Why are 11B active parameters not enough for normal Macs?

Because the total weights are still huge. MoE activates only part of the model per token, but model weights, quantization, KV cache and runtime still need a realistic memory budget.

Is Step 3.7 Flash open source?

More precisely: Step 3.7 Flash is an open-weight model under Apache 2.0. The weights are openly available, but the model is still not an easy local Mac model because of its size.

What does the API cost?

StepFun lists $0.04 per 1M input tokens for cache hits, $0.20 per 1M input tokens for cache misses and $1.15 per 1M output tokens.

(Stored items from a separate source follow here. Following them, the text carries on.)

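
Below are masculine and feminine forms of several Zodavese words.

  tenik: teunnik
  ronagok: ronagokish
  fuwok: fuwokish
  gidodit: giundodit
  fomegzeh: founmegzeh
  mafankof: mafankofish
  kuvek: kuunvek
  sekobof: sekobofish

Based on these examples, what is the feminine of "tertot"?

"tertot" has last vowel 'o'. The stems whose last vowel is 'o' (ronagok → ronagokish, sekobof → sekobofish, mafankof → mafankofish) add -ish.
The other pattern: stems whose last vowel is 'e' or 'i' insert -un- after the first vowel.
So tertot → tertotish.

tertotish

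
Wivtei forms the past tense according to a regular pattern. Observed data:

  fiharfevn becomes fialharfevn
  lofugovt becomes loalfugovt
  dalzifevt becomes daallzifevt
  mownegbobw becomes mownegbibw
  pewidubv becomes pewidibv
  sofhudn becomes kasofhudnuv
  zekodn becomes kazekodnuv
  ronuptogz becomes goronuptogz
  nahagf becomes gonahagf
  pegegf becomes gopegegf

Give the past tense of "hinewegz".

gohinewegz

fiharfevn and sofhudn both end in -n yet inflect differently (fialharfevn, kasofhudnuv), so the final letter is not what conditions the rule; the second-to-last letter is.
"hinewegz" has second-to-last letter 'g'. The stems whose second-to-last letter is 'g' (ronuptogz → goronuptogz, nahagf → gonahagf, pegegf → gopegegf) add the prefix go-.
The other patterns: stems whose second-to-last letter is 'v' insert -al- after the first vowel; stems whose second-to-last letter is 'b' change the last vowel to 'i'; stems whose second-to-last letter is 'd' add ka- … -uv around the stem.
So hinewegz → gohinewegz.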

Is Step 3.7 Flash better than local Qwen, Gemma or Llama models?

Not universally. It is larger and more focused on agents, tool use and multimodality. Local models are more private, cheaper to run once installed and more realistic on normal Macs.

Conclusion

StepFun Step 3.7 Flash is an exciting model, but not because it suddenly makes a huge open MoE model easy to run on every Mac. It is a large open MoE model for agents, coding, tool use and multimodal workflows.

Its strength is the combination of 198B total parameters, about 11B active parameters per token, 256K context, reasoning levels, tool calling and API availability. Its limit is just as clear: normal Macs are not the local target hardware.

The best AI on Mac framing is therefore: local models for private offline work, Step 3.7 Flash for large agent and cloud workflows — and local experiments only with a lot of unified memory.

Sources and status

Status: June 18, 2026. Model specs, pricing, availability and benchmark values can change.